When I was in eighth grade, my family's dog Sam died. Sam was black and white and had a funny shape on his back we said looked like a bird. On vacations, he often stretched out on the back seat of the car while we kids sat on the floor. He was sturdy and sweet and we loved him dearly.
The day he died, I wrote this in my diary with the pink cover: "Sam died. Best dog that ever lived."
If I still kept a diary, I would have written this on Tuesday: "Sally died. Sweetest dog in the world."
(Obviously, I deal with superlatives when it comes to dogs I love.)
Sally almost died over Thanksgiving. We thought she was close two weeks ago. But this little Lazarus dog pulled through both times. I'd look at her, and somehow know it wasn't her time. She just wasn't ready.
But Tuesday was different. Something about how she lay on her red blanket. Her cloudy eyes.
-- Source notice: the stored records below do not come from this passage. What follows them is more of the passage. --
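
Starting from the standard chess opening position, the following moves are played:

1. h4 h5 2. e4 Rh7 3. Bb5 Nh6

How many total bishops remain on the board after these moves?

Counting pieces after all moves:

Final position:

  a b c d e f g h
  ─────────────────
8│♜ ♞ ♝ ♛ ♚ ♝ · ·│8
7│♟ ♟ ♟ ♟ ♟ ♟ ♟ ♜│7
6│· · · · · · · ♞│6
5│· ♗ · · · · · ♟│5
4│· · · · ♙ · · ♙│4
3│· · · · · · · ·│3
2│♙ ♙ ♙ ♙ · ♙ ♙ ·│2
1│♖ ♘ ♗ ♕ ♔ · ♘ ♖│1
  ─────────────────
  a b c d e f g h


4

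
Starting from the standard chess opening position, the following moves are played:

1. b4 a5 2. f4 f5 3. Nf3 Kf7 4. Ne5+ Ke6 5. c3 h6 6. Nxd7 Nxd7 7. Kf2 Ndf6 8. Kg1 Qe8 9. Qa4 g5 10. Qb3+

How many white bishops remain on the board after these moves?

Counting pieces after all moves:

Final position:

  a b c d e f g h
  ─────────────────
8│♜ · ♝ · ♛ ♝ ♞ ♜│8
7│· ♟ ♟ · ♟ · · ·│7
6│· · · · ♚ ♞ · ♟│6
5│♟ · · · · ♟ ♟ ·│5
4│· ♙ · · · ♙ · ·│4
3│· ♕ ♙ · · · · ·│3
2│♙ · · ♙ ♙ · ♙ ♙│2
1│♖ ♘ ♗ · · ♗ ♔ ♖│1
  ─────────────────
  a b c d e f g h


2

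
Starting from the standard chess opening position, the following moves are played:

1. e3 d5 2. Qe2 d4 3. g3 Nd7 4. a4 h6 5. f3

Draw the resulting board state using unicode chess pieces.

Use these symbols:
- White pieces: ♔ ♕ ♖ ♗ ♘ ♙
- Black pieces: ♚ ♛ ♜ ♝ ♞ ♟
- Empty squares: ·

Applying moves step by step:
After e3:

♜ ♞ ♝ ♛ ♚ ♝ ♞ ♜
♟ ♟ ♟ ♟ ♟ ♟ ♟ ♟
· · · · · · · ·
· · · · · · · ·
· · · · · · · ·
· · · · ♙ · · ·
♙ ♙ ♙ ♙ · ♙ ♙ ♙
♖ ♘ ♗ ♕ ♔ ♗ ♘ ♖


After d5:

♜ ♞ ♝ ♛ ♚ ♝ ♞ ♜
♟ ♟ ♟ · ♟ ♟ ♟ ♟
· · · · · · · ·
· · · ♟ · · · ·
· · · · · · · ·
· · · · ♙ · · ·
♙ ♙ ♙ ♙ · ♙ ♙ ♙
♖ ♘ ♗ ♕ ♔ ♗ ♘ ♖


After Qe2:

♜ ♞ ♝ ♛ ♚ ♝ ♞ ♜
♟ ♟ ♟ · ♟ ♟ ♟ ♟
· · · · · · · ·
· · · ♟ · · · ·
· · · · · · · ·
· · · · ♙ · · ·
♙ ♙ ♙ ♙ ♕ ♙ ♙ ♙
♖ ♘ ♗ · ♔ ♗ ♘ ♖


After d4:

♜ ♞ ♝ ♛ ♚ ♝ ♞ ♜
♟ ♟ ♟ · ♟ ♟ ♟ ♟
· · · · · · · ·
· · · · · · · ·
· · · ♟ · · · ·
· · · · ♙ · · ·
♙ ♙ ♙ ♙ ♕ ♙ ♙ ♙
♖ ♘ ♗ · ♔ ♗ ♘ ♖


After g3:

♜ ♞ ♝ ♛ ♚ ♝ ♞ ♜
♟ ♟ ♟ · ♟ ♟ ♟ ♟
· · · · · · · ·
· · · · · · · ·
· · · ♟ · · · ·
· · · · ♙ · ♙ ·
♙ ♙ ♙ ♙ ♕ ♙ · ♙
♖ ♘ ♗ · ♔ ♗ ♘ ♖


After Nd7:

♜ · ♝ ♛ ♚ ♝ ♞ ♜
♟ ♟ ♟ ♞ ♟ ♟ ♟ ♟
· · · · · · · ·
· · · · · · · ·
· · · ♟ · · · ·
· · · · ♙ · ♙ ·
♙ ♙ ♙ ♙ ♕ ♙ · ♙
♖ ♘ ♗ · ♔ ♗ ♘ ♖


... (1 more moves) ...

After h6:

♜ · ♝ ♛ ♚ ♝ ♞ ♜
♟ ♟ ♟ ♞ ♟ ♟ ♟ ·
· · · · · · · ♟
· · · · · · · ·
♙ · · ♟ · · · ·
· · · · ♙ · ♙ ·
· ♙ ♙ ♙ ♕ ♙ · ♙
♖ ♘ ♗ · ♔ ♗ ♘ ♖


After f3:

♜ · ♝ ♛ ♚ ♝ ♞ ♜
♟ ♟ ♟ ♞ ♟ ♟ ♟ ·
· · · · · · · ♟
· · · · · · · ·
♙ · · ♟ · · · ·
· · · · ♙ ♙ ♙ ·
· ♙ ♙ ♙ ♕ · · ♙
♖ ♘ ♗ · ♔ ♗ ♘ ♖



  a b c d e f g h
  ─────────────────
8│♜ · ♝ ♛ ♚ ♝ ♞ ♜│8
7│♟ ♟ ♟ ♞ ♟ ♟ ♟ ·│7
6│· · · · · · · ♟│6
5│· · · · · · · ·│5
4│♙ · · ♟ · · · ·│4
3│· · · · ♙ ♙ ♙ ·│3
2│· ♙ ♙ ♙ ♕ · · ♙│2
1│♖ ♘ ♗ · ♔ ♗ ♘ ♖│1
  ─────────────────
  a b c d e f g h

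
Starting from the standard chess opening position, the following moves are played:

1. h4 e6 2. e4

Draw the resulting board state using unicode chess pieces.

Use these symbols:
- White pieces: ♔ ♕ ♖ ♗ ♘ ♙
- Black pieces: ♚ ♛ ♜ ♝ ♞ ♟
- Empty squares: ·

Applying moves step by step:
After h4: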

Her tail that didn't wag every time she heard her name. How, even when I brushed her exactly as I'd done the day before, I never did hit her tickle spot.
My friend Kim crossed the street yesterday to talk about Sally. She reminded me that we humans are given a gift, albeit a bittersweet one: To determine the fate of these creatures who make our lives whole. To decide when this life just isn't good enough for them. To put aside our own pain and realize releasing theirs is more important than anything else.
I still can't quite grasp that Sally, who asked for nothing and was grateful for everything, is gone. I'm sure there will be many times I'll still hear her toenails on the floor. I'll sense her presence when I roll a hard-boiled egg to open it and expect to see her sit so she can catch the yolk I toss her way. I'll see her brown eyes forever.
And in my memory and my dreams, I'll watch her tail wag while I give my litany -- whispered now, or soundless in my heart:
"Who," I'd ask, "is so sweet...[wag wag]...and so smart[wag wag]...so pretty [wag wag]...so loyal [wag wag]...so kind [wag wag]...so wise [wag wag]...so brave [wag wag]...so much fun to be around."
And then with a dramatic flourish, I'd add, "And sooo stinky?! But that's OK. [huge wag]."
Godspeed to our Sally. Sweetest girl in the world.